Title and Abstract

Development of a Photovoltaic BiorockTM System


Many tests and studies with galvanised iron mesh cathodes and iron/lead anodes immersed in seawater have proved that the role of electrochemical processes in the accretion of minerals (Hilbertz, 1979). After a solidly accreted cube was obtained, parts of beach sand volumes between electrodes were contained in 10-gallon-tanks and saturated with seawater and solidified (Ibid.). Power was supplied throughout the experiment, and fresh sea water was added to replace the water lost through evaporation and electrolysis (Ibid.). This became what is now known as the BiorockTM System. The aim of the BiorockTM system was to save coral reefs around the world that are dying due to coral bleaching. The BiorockTM system encourages and supports coral growth, allowing the corals to “focus” more energy in resisting the harmful substances in their environment and adapt to them.
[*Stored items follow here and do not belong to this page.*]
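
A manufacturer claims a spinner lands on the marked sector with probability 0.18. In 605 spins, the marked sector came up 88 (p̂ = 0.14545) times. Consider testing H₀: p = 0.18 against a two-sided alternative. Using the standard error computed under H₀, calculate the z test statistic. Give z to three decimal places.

z = -2.212

p̂ = 88/605 ≈ 0.14545.
Standard error under H₀: √(0.18×0.82/605) = 0.01562.
z = (0.14545 − 0.18)/0.01562 = -0.03455/0.01562 = -2.212.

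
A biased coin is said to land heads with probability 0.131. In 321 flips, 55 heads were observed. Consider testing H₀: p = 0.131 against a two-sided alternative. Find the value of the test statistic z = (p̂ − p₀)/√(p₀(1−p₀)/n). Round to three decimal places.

p̂ = 55/321 ≈ 0.17134.
Standard error under H₀: √(0.131×0.869/321) = 0.01883.
z = (0.17134 − 0.131)/0.01883 = 0.04034/0.01883 = 2.142.
p-value = 2·P(Z > 2.142) ≈ 0.0322.

z = 2.142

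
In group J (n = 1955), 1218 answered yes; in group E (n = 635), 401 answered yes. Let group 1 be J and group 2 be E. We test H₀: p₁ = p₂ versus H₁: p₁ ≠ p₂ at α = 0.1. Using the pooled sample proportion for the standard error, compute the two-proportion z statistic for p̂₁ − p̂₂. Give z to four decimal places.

p̂₁ = 1218/1955 = 0.623018, p̂₂ = 401/635 = 0.631496.
Pooled p̂ = (1218+401)/(1955+635) = 1619/2590 = 0.625097.
SE = √(p̂(1−p̂)(1/n₁+1/n₂)) = √(0.625097·0.374903·0.00208631) = √(0.000488929) = 0.022112.
z = (0.623018 − 0.631496)/0.022112 = -0.008478/0.022112 = -0.3834.
p-value = 2·P(Z > 0.383) ≈ 0.7014; since p > α = 0.1, fail to reject H₀.

z = -0.3834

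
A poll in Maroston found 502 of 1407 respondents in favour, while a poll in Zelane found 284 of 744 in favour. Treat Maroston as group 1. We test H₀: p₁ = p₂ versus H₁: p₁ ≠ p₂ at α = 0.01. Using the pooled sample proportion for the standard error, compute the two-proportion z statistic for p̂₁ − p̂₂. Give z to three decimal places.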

The BiorockTM system can be built with a cathode and an anode. The anode can be an iron/lead rod, connected to a positive output while the cathode can be an iron mesh which is connected to a negative output. Coral will then start growing on the iron mesh (cathode) after a while. However, the BiorockTM system is unable to be self-sustainable. We wanted to build a self-sustainable BiorockTM system where it would be powered by a solar panel. We tested our setup with coral chips to see if calcium carbonate would deposit on the iron mesh (cathode). We found out that calcium and carbonate were indeed present in the deposit that were in the iron mesh (cathode). Now that we have a working self-sustainable photovoltaic BiorockTM system, we will be able to build a much larger version of our setup where it would be placed in great reefs such as the Great Barrier Reef to encourage coral growth and reducing the effect of coral bleaching.